Letters between two Israelis in 1970s still timely

Letters to Talia by Dov Indig, Gefen Publishing House, (c) 2012, ISBN 978-965-229-601-6; 189 pages, retail price not listed.

By Donald H. Harrison

letters to TaliaSAN DIEGO — The correspondence in this book took place 40 years ago — not an insignificant time span in Hebrew literature–but the issues the two young correspondents tackled are timeless ones.  A close reader cannot help but be impressed with how mature and well reasoned Dov is in his answers to an impudent but open-minded, secular kibbutz girl, Talia, nor by how willing Talia is to grow and to learn from a yeshiva bocher.

Ever the romantic, I found myself rooting that the two correspondents –a teenager and a young adult — would somehow transcend all their differences, fall in love and be married. But such was not to be.

Dov not only was a yeshiva student, he also served in the Israel Defense Forces on a program that allows Othodox students to spend half their three-year commitment in the service and half in the yeshiva.  On the second day of the Yom Kippur War, Dov was killed in a tank battle with the Syrians on the Golan Heights. Even had he lived–despite Talia’s obvious attraction for him — he probably would have sought a wife from an Orthodox family. 

The two corresponded about both the mundane and the profound and there are many sections of this book worthy of being read again and again.  For the purpose of this review, I shall limit myself to two examples.

Discussing volunteer work that she did among uneducated Moroccan Jewish immigrants in Beit She’an, Talia wrote impatiently of the elderly Jews who read and recited the same psalms, yet were unable even to explain one of them.  She deemed this thoughtless repetition a rote exercise, similar to a cow chewing cud.  Dov reproved her.  Thanks to such people, primitive though they may be, the Jewish people “strong an unswerving in their faith, held out for thousands of years against countless forms of pressure and coercion, against pogroms and expulsions, against an ocean of hatred and anti-Semitism.”

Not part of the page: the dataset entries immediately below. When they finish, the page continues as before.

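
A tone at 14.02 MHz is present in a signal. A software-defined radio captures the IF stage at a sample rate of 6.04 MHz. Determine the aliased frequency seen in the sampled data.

14.02 MHz mod fs = 1.94 MHz.
1.94 MHz ≤ fs/2 = 3.02 MHz, appears at 1.94 MHz.

1.94 MHz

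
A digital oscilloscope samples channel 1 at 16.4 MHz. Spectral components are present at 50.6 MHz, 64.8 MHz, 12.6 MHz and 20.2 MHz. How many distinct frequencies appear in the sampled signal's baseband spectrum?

3

fs/2 = 8.2 MHz.
50.6 MHz mod fs = 1.4 MHz.
1.4 MHz ≤ fs/2 = 8.2 MHz, appears at 1.4 MHz.
64.8 MHz mod fs = 15.6 MHz.
15.6 MHz > fs/2 = 8.2 MHz, folds to fs − 15.6 MHz = 0.8 MHz.
12.6 MHz > fs/2 = 8.2 MHz, folds to fs − 12.6 MHz = 3.8 MHz.
20.2 MHz mod fs = 3.8 MHz.
3.8 MHz ≤ fs/2 = 8.2 MHz, appears at 3.8 MHz.
Distinct values: {0.8 MHz, 1.4 MHz, 3.8 MHz} → 3.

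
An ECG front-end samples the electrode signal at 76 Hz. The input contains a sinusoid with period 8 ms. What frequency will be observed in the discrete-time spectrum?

T = 8 ms → f = 1/T = 125 Hz.
125 Hz mod fs = 49 Hz.
49 Hz > fs/2 = 38 Hz, folds to fs − 49 Hz = 27 Hz.

27 Hz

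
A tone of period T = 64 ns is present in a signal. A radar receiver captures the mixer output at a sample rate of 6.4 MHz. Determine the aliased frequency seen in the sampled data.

T = 64 ns → f = 1/T = 15.625 MHz.
15.625 MHz mod fs = 2.825 MHz.
2.825 MHz ≤ fs/2 = 3.2 MHz, appears at 2.825 MHz.

2.825 MHz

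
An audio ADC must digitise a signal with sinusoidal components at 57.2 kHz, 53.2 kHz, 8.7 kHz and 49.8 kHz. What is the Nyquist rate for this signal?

114.4 kHz

Highest-frequency component: 57.2 kHz.
Nyquist rate = 2 × 57.2 kHz = 114.4 kHz.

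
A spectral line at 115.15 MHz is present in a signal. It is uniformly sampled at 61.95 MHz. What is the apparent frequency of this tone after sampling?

115.15 MHz mod fs = 53.2 MHz.
53.2 MHz > fs/2 = 30.975 MHz, folds to fs − 53.2 MHz = 8.75 MHz.

8.75 MHz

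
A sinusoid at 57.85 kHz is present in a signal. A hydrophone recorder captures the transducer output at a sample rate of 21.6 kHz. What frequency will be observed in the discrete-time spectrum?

57.85 kHz mod fs = 14.65 kHz.
14.65 kHz > fs/2 = 10.8 kHz, folds to fs − 14.65 kHz = 6.95 kHz.

6.95 kHz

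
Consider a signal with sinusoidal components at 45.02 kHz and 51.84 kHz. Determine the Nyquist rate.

103.68 kHz

Highest-frequency component: 51.84 kHz.
Nyquist rate = 2 × 51.84 kHz = 103.68 kHz.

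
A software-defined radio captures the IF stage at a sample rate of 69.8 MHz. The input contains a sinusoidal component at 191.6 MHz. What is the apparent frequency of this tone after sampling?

17.8 MHz

191.6 MHz mod fs = 52 MHz.
52 MHz > fs/2 = 34.9 MHz, folds to fs − 52 MHz = 17.8 MHz.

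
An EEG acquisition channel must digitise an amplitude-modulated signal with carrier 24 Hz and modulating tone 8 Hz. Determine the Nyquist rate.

64 Hz

AM sidebands sit at fc ± fm = 16 Hz and 32 Hz.
Highest-frequency component: 32 Hz.
Nyquist rate = 2 × 32 Hz = 64 Hz.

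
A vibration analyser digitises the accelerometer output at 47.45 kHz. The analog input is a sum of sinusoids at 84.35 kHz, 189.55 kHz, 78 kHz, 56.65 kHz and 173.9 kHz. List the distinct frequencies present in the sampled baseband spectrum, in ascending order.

0.25 kHz, 9.2 kHz, 10.55 kHz, 15.9 kHz, 16.9 kHz

fs/2 = 23.725 kHz.
84.35 kHz mod fs = 36.9 kHz.
36.9 kHz > fs/2 = 23.725 kHz, folds to fs − 36.9 kHz = 10.55 kHz.
189.55 kHz mod fs = 47.2 kHz.
47.2 kHz > fs/2 = 23.725 kHz, folds to fs − 47.2 kHz = 0.25 kHz.
78 kHz mod fs = 30.55 kHz.
30.55 kHz > fs/2 = 23.725 kHz, folds to fs − 30.55 kHz = 16.9 kHz.
56.65 kHz mod fs = 9.2 kHz.
9.2 kHz ≤ fs/2 = 23.725 kHz, appears at 9.2 kHz.
173.9 kHz mod fs = 31.55 kHz.
31.55 kHz > fs/2 = 23.725 kHz, folds to fs − 31.55 kHz = 15.9 kHz.
Distinct values: {0.25 kHz, 9.2 kHz, 10.55 kHz, 15.9 kHz, 16.9 kHz}.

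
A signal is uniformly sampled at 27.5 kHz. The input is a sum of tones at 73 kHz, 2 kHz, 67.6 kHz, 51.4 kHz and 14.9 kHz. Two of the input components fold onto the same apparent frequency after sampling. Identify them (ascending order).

14.9 kHz, 67.6 kHz

fs/2 = 13.75 kHz.
73 kHz mod fs = 18 kHz.
18 kHz > fs/2 = 13.75 kHz, folds to fs − 18 kHz = 9.5 kHz.
2 kHz ≤ fs/2 = 13.75 kHz, passes unchanged.
67.6 kHz mod fs = 12.6 kHz.
12.6 kHz ≤ fs/2 = 13.75 kHz, appears at 12.6 kHz.
51.4 kHz mod fs = 23.9 kHz.
23.9 kHz > fs/2 = 13.75 kHz, folds to fs − 23.9 kHz = 3.6 kHz.
14.9 kHz > fs/2 = 13.75 kHz, folds to fs − 14.9 kHz = 12.6 kHz.
14.9 kHz and 67.6 kHz both map to 12.6 kHz.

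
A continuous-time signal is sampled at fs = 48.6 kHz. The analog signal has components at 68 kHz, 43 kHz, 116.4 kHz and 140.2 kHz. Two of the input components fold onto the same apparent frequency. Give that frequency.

fs/2 = 24.3 kHz.
68 kHz mod fs = 19.4 kHz.
19.4 kHz ≤ fs/2 = 24.3 kHz, appears at 19.4 kHz.
43 kHz > fs/2 = 24.3 kHz, folds to fs − 43 kHz = 5.6 kHz.
116.4 kHz mod fs = 19.2 kHz.
19.2 kHz ≤ fs/2 = 24.3 kHz, appears at 19.2 kHz.
140.2 kHz mod fs = 43 kHz.
43 kHz > fs/2 = 24.3 kHz, folds to fs − 43 kHz = 5.6 kHz.
43 kHz and 140.2 kHz both map to 5.6 kHz.

5.6 kHz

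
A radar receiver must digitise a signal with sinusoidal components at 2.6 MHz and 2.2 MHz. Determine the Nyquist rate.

5.2 MHz

Highest-frequency component: 2.6 MHz.
Nyquist rate = 2 × 2.6 MHz = 5.2 MHz.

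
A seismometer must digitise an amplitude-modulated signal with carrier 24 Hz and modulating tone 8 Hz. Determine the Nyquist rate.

64 Hz

AM sidebands sit at fc ± fm = 16 Hz and 32 Hz.
Highest-frequency component: 32 Hz.
Nyquist rate = 2 × 32 Hz = 64 Hz.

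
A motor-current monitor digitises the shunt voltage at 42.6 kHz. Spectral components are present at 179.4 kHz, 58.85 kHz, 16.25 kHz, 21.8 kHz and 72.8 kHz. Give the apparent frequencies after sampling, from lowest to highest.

9 kHz, 12.4 kHz, 16.25 kHz, 20.8 kHz

fs/2 = 21.3 kHz.
179.4 kHz mod fs = 9 kHz.
9 kHz ≤ fs/2 = 21.3 kHz, appears at 9 kHz.
58.85 kHz mod fs = 16.25 kHz.
16.25 kHz ≤ fs/2 = 21.3 kHz, appears at 16.25 kHz.
16.25 kHz ≤ fs/2 = 21.3 kHz, passes unchanged.
21.8 kHz > fs/2 = 21.3 kHz, folds to fs − 21.8 kHz = 20.8 kHz.
72.8 kHz mod fs = 30.2 kHz.
30.2 kHz > fs/2 = 21.3 kHz, folds to fs − 30.2 kHz = 12.4 kHz.
Distinct values: {9 kHz, 12.4 kHz, 16.25 kHz, 20.8 kHz}.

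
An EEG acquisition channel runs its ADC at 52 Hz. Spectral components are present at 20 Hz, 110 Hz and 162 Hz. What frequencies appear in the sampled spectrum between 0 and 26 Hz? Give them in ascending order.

fs/2 = 26 Hz.
20 Hz ≤ fs/2 = 26 Hz, passes unchanged.
110 Hz mod fs = 6 Hz.
6 Hz ≤ fs/2 = 26 Hz, appears at 6 Hz.
162 Hz mod fs = 6 Hz.
6 Hz ≤ fs/2 = 26 Hz, appears at 6 Hz.
Distinct values: {6 Hz, 20 Hz}.

6 Hz, 20 Hz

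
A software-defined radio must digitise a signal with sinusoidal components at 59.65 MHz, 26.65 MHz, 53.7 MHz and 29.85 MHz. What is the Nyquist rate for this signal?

119.3 MHz

Highest-frequency component: 59.65 MHz.
Nyquist rate = 2 × 59.65 MHz = 119.3 MHz.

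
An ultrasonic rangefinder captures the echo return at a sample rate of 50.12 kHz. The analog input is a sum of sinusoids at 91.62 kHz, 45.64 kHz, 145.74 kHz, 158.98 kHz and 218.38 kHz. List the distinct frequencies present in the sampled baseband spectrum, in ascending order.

fs/2 = 25.06 kHz.
91.62 kHz mod fs = 41.5 kHz.
41.5 kHz > fs/2 = 25.06 kHz, folds to fs − 41.5 kHz = 8.62 kHz.
45.64 kHz > fs/2 = 25.06 kHz, folds to fs − 45.64 kHz = 4.48 kHz.
145.74 kHz mod fs = 45.5 kHz.
45.5 kHz > fs/2 = 25.06 kHz, folds to fs − 45.5 kHz = 4.62 kHz.
158.98 kHz mod fs = 8.62 kHz.
8.62 kHz ≤ fs/2 = 25.06 kHz, appears at 8.62 kHz.
218.38 kHz mod fs = 17.9 kHz.
17.9 kHz ≤ fs/2 = 25.06 kHz, appears at 17.9 kHz.
Distinct values: {4.48 kHz, 4.62 kHz, 8.62 kHz, 17.9 kHz}.

4.48 kHz, 4.62 kHz, 8.62 kHz, 17.9 kHz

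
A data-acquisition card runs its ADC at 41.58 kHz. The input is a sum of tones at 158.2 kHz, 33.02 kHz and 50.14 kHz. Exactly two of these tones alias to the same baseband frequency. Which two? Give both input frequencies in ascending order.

fs/2 = 20.79 kHz.
158.2 kHz mod fs = 33.46 kHz.
33.46 kHz > fs/2 = 20.79 kHz, folds to fs − 33.46 kHz = 8.12 kHz.
33.02 kHz > fs/2 = 20.79 kHz, folds to fs − 33.02 kHz = 8.56 kHz.
50.14 kHz mod fs = 8.56 kHz.
8.56 kHz ≤ fs/2 = 20.79 kHz, appears at 8.56 kHz.
33.02 kHz and 50.14 kHz both map to 8.56 kHz.

33.02 kHz, 50.14 kHz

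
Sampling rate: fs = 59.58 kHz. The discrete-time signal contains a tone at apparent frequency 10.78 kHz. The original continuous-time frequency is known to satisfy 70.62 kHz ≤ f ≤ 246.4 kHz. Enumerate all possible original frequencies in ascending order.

Frequencies that alias to 10.78 kHz are k·fs ± 10.78 kHz for integer k ≥ 0.
k=0: 10.78 kHz.
k=1: 48.8 kHz, 70.36 kHz.
k=2: 108.38 kHz, 129.94 kHz.
k=3: 167.96 kHz, 189.52 kHz.
k=4: 227.54 kHz, 249.1 kHz.
k=5: 287.12 kHz, 308.68 kHz.
Within [70.62 kHz, 246.4 kHz]: 108.38 kHz, 129.94 kHz, 167.96 kHz, 189.52 kHz, 227.54 kHz.

108.38 kHz, 129.94 kHz, 167.96 kHz, 189.52 kHz, 227.54 kHz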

In an earlier letter, Dov, stationed with Israeli troops in the Sinai, told of hiking a bit on Mount Katrina (near Mount Sinai) and coming upon a shelf that stuck out over Wadi Piran and looking down.  “Suddenly before my eyes appeared the image of Moses … Below him, in the valley, were all the Israelites, arranged in camps by tribe and family.  Perhaps here, for the first time, he gave voice to the cry that has accompanied us for thousands of years: ‘Hear O Israel!  The Lord is our God!  The Lord is One!'”

His letter continued that for that entire week on the mountain, “I was literally drunk, drunk from the scenery, from the sights, from the ancient sounds coming to life.  The verses of the Ten Commandments and of ‘Hear O Israel’ thundered in my ears all week long.

Talia was impressed.  She said, “How I envy you, that you live the Bible, that you see the Exodus and hear the Ten Commandments.”  She contrasted this with her own experience at Mount Sinai.  “I was just plain tired and irritated over some old warts that bothered me as I walked.”